Silverstein告诉我,曾祖父母是一种延长寿命的较大局面的缩影:一方面,“衰老是一个很大的成功故事,” Silverstein告诉我。2020年研究的祖母精疲力尽,但仍然感激他们的父母还活着。作者写道,他们不仅将自己的情况视为义务,而且将其视为“特权”。另一方面,许多社会(包括美国)让家人互相照顾,在不保证的育儿假,育儿补贴或任何凝聚力,可访问的系统中,以倾向于扩散的老年人。人口正在从根本上转变,政策没有跟上。
If lifespans continue extending in the way we’d expect, four-generation families will become only more common. The future may be old. But it also might be more interconnected. As much as people talk about the U.S. and other countries becoming ever more individualistic, generations of American kin are arguably growing closer on average, researchers told me, and becoming more generous with one another. Silverstein said that because today’s grandparents are so involved with family life on the whole, both logistically and emotionally, we might expect that great-grandparents will keep becoming more tied in as well.

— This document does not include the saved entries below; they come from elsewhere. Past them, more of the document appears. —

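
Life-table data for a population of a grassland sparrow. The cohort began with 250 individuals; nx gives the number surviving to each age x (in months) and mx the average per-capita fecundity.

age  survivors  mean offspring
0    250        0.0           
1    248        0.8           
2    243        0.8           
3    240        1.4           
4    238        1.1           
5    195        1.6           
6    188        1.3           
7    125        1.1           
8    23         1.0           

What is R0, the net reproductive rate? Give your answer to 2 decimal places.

6.83

lx = nx/n0 = nx/250: 1, 0.992, 0.972, 0.96, 0.952, 0.78, 0.752, 0.5, 0.092
lx·mx by age: 0, 0.7936, 0.7776, 1.344, 1.0472, 1.248, 0.9776, 0.55, 0.092
R0 = Σ lx·mx = 6.83 → 6.83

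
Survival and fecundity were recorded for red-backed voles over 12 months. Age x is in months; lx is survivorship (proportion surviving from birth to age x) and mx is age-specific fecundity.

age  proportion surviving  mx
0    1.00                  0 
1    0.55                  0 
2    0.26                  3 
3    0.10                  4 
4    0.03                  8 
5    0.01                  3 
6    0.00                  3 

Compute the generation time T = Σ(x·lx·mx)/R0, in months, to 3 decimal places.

lx·mx: 0, 0, 0.78, 0.4, 0.24, 0.03, 0 → R0 = 1.45
x·lx·mx: 0, 0, 1.56, 1.2, 0.96, 0.15, 0 → Σ = 3.87
T = 3.87 / 1.45 = 2.668966… → 2.669

2.669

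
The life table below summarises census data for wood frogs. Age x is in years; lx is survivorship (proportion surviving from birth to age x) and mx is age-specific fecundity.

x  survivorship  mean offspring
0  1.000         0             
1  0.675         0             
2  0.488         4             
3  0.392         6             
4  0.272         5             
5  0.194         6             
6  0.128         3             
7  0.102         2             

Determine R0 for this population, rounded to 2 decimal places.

7.42

lx·mx by age: 0, 0, 1.952, 2.352, 1.36, 1.164, 0.384, 0.204
R0 = Σ lx·mx = 7.416 → 7.42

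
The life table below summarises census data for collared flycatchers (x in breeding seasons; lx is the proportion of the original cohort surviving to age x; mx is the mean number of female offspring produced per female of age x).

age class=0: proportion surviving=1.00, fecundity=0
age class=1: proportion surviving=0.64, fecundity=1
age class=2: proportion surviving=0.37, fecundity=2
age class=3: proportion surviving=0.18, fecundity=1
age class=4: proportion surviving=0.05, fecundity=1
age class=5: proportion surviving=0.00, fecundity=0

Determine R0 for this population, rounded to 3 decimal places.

1.610

lx·mx by age: 0, 0.64, 0.74, 0.18, 0.05, 0
R0 = Σ lx·mx = 1.61 → 1.610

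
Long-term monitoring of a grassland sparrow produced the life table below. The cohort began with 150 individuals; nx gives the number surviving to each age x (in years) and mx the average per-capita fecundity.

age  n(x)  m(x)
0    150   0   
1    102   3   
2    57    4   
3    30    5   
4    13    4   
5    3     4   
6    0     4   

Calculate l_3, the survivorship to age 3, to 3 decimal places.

l_3 = n_3/n_0 = 30/150 = 0.2 → 0.200

0.200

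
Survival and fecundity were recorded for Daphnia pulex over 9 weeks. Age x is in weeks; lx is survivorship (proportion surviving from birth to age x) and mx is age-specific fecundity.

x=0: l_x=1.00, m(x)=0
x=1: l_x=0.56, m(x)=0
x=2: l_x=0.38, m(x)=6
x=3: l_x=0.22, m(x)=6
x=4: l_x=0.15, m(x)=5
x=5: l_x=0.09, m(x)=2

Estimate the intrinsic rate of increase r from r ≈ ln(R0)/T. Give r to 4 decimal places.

R0 = Σ lx·mx = 0 + 0 + 2.28 + 1.32 + 0.75 + 0.18 = 4.53
Σ x·lx·mx = 12.42; T = 12.42/4.53 = 2.74172…
r ≈ ln(R0)/T = ln(4.53)/2.74172… = 0.551012… → 0.5510

0.5510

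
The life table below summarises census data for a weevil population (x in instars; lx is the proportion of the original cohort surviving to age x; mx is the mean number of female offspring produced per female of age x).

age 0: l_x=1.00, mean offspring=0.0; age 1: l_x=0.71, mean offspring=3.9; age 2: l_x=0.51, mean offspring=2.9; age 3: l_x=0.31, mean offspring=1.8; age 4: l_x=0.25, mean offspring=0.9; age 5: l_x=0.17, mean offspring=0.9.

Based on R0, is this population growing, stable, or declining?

R0 = Σ lx·mx = 0 + 2.769 + 1.479 + 0.558 + 0.225 + 0.153 = 5.184
R0 > 1, so the population is growing.

growing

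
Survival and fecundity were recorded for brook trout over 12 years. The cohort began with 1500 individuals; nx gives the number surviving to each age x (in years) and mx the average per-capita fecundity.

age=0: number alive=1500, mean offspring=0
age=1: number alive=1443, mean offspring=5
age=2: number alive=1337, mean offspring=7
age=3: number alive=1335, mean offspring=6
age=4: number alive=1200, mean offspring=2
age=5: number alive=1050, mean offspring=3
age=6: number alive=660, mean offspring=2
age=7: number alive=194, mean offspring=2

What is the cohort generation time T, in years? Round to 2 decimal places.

2.70

lx = nx/n0 = nx/1500: 1, 0.962, 0.89133…, 0.89, 0.8, 0.7, 0.44, 0.12933…
lx·mx: 0, 4.81, 6.239333…, 5.34, 1.6, 2.1, 0.88, 0.258667… → R0 = 21.228…
x·lx·mx: 0, 4.81, 12.478667…, 16.02, 6.4, 10.5, 5.28, 1.810667… → Σ = 57.299333…
T = 57.299333… / 21.228… = 2.699234… → 2.70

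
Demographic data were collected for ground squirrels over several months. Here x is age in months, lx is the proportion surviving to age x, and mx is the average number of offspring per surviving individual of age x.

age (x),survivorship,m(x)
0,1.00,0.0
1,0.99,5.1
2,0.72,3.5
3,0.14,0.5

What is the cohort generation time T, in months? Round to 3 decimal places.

lx·mx: 0, 5.049, 2.52, 0.07 → R0 = 7.639
x·lx·mx: 0, 5.049, 5.04, 0.21 → Σ = 10.299
T = 10.299 / 7.639 = 1.348213… → 1.348

1.348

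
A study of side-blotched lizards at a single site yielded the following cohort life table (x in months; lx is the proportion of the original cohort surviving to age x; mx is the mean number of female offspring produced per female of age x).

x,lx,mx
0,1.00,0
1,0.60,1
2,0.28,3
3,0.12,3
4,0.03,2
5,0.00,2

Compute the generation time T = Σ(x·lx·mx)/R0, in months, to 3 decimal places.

lx·mx: 0, 0.6, 0.84, 0.36, 0.06, 0 → R0 = 1.86
x·lx·mx: 0, 0.6, 1.68, 1.08, 0.24, 0 → Σ = 3.6
T = 3.6 / 1.86 = 1.935484… → 1.935

1.935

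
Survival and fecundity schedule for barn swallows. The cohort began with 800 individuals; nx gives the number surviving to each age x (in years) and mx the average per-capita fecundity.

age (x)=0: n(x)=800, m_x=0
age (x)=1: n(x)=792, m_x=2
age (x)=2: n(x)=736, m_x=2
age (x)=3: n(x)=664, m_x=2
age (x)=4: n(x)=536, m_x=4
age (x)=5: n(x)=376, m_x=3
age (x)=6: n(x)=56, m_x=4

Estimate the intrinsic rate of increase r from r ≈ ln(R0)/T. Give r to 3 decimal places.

lx = nx/n0 = nx/800: 1, 0.99, 0.92, 0.83, 0.67, 0.47, 0.07
R0 = Σ lx·mx = 0 + 1.98 + 1.84 + 1.66 + 2.68 + 1.41 + 0.28 = 9.85
Σ x·lx·mx = 30.09; T = 30.09/9.85 = 3.05482…
r ≈ ln(R0)/T = ln(9.85)/3.05482… = 0.74881… → 0.749

0.749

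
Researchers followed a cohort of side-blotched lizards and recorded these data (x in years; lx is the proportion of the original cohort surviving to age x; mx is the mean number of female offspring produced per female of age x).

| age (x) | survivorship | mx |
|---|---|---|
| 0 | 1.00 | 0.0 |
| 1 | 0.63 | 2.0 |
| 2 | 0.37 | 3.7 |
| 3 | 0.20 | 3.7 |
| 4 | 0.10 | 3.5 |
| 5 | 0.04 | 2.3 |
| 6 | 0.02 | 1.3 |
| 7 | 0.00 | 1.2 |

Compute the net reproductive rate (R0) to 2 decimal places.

3.84

lx·mx by age: 0, 1.26, 1.369, 0.74, 0.35, 0.092, 0.026, 0
R0 = Σ lx·mx = 3.837 → 3.84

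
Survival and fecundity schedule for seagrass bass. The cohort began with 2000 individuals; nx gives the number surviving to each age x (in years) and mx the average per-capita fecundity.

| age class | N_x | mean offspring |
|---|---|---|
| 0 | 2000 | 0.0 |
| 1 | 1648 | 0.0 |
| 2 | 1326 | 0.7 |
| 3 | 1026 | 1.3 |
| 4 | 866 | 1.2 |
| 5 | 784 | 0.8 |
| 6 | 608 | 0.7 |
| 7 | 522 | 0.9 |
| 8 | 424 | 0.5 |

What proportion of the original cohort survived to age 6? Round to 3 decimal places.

l_6 = n_6/n_0 = 608/2000 = 0.304 → 0.304

0.304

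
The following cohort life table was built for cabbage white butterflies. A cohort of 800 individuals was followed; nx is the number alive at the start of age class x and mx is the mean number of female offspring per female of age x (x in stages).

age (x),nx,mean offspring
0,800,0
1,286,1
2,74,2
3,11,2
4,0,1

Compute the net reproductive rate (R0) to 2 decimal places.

0.57

lx = nx/n0 = nx/800: 1, 0.3575, 0.0925, 0.01375, 0
lx·mx by age: 0, 0.3575, 0.185, 0.0275, 0
R0 = Σ lx·mx = 0.57 → 0.57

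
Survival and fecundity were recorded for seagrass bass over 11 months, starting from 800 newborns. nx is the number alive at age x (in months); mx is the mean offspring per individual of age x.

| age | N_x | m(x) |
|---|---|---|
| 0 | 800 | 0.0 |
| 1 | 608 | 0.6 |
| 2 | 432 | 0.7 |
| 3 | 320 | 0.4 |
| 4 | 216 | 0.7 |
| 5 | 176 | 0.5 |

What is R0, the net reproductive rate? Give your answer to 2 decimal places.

lx = nx/n0 = nx/800: 1, 0.76, 0.54, 0.4, 0.27, 0.22
lx·mx by age: 0, 0.456, 0.378, 0.16, 0.189, 0.11
R0 = Σ lx·mx = 1.293 → 1.29

1.29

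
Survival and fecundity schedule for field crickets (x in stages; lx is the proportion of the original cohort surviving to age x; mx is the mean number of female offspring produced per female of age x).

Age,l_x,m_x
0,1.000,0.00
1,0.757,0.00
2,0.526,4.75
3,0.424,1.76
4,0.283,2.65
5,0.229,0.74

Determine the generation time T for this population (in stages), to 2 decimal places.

2.66

lx·mx: 0, 0, 2.4985, 0.74624, 0.74995, 0.16946 → R0 = 4.16415
x·lx·mx: 0, 0, 4.997, 2.23872, 2.9998, 0.8473 → Σ = 11.08282
T = 11.08282 / 4.16415 = 2.661484… → 2.66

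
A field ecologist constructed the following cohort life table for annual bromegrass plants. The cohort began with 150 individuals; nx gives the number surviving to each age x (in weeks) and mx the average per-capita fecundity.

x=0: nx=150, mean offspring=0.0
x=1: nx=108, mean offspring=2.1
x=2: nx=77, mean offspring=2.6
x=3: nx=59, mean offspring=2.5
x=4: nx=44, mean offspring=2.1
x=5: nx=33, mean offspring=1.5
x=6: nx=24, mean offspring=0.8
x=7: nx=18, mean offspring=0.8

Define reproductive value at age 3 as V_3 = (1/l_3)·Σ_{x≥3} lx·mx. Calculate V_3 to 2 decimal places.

lx = nx/n0 = nx/150: 1, 0.72, 0.51333…, 0.39333…, 0.29333…, 0.22, 0.16, 0.12
lx·mx for x ≥ 3: 0.983333…, 0.616…, 0.33, 0.128, 0.096 → sum = 2.153333…
V_3 = 2.153333… / l_3 = 2.153333… / 0.393333… = 5.474576… → 5.47

5.47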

如果寿命继续按照我们期望的方式延长,那么四代家庭将变得更加普遍。未来可能是旧的。但这也可能更相互联系。研究人员告诉我,人们谈论美国和其他国家变得越来越独立,但几代人的亲戚平均而言越来越近,并变得越来越大。西尔弗斯坦说,由于今天的祖父母在逻辑上和情感上都与家庭生活相关,因此我们可能期望曾祖父母也会变得更加紧密。
Read: The new age of endless parenting
阅读:无尽育儿的新时代
That shift is bittersweet. With an aged loved one, impending loss is always close to the surface. But great-grandkids stand to benefit from being immersed in the normality of aging and death. They get to observe firsthand how time works: what it takes, but also what it gives. Domoslay-Paul’s grandfather, born in 1930, rarely spoke about emotions. But she remembers that after her first husband died, her grandfather talked to her two oldest sons, who were 6 and 7 at the time. He told them that his own parents had died when he was not much older than them—eight decades earlier. “I know this is hard right now,” he said, “but I got through it.” They could see for themselves that he had.
这种转变是苦乐参半。有了一个老年亲人,即将来临的损失总是靠近地面。但是曾曾曾曾曾在衰老和死亡的正态性中受益。他们可以亲身观察时间的工作方式:需要什么,但也可以提供什么。Domoslay-Paul的祖父生于1930年,很少谈论情感。但是她记得她的第一任丈夫去世后,祖父与当时6岁和7岁的两个大儿子交谈。他告诉他们,他自己的父母在他不比他们大得多的时候死了 - 几十年前。他说:“我知道这很难,但是我已经完成了。”他们可以自己看到他拥有的。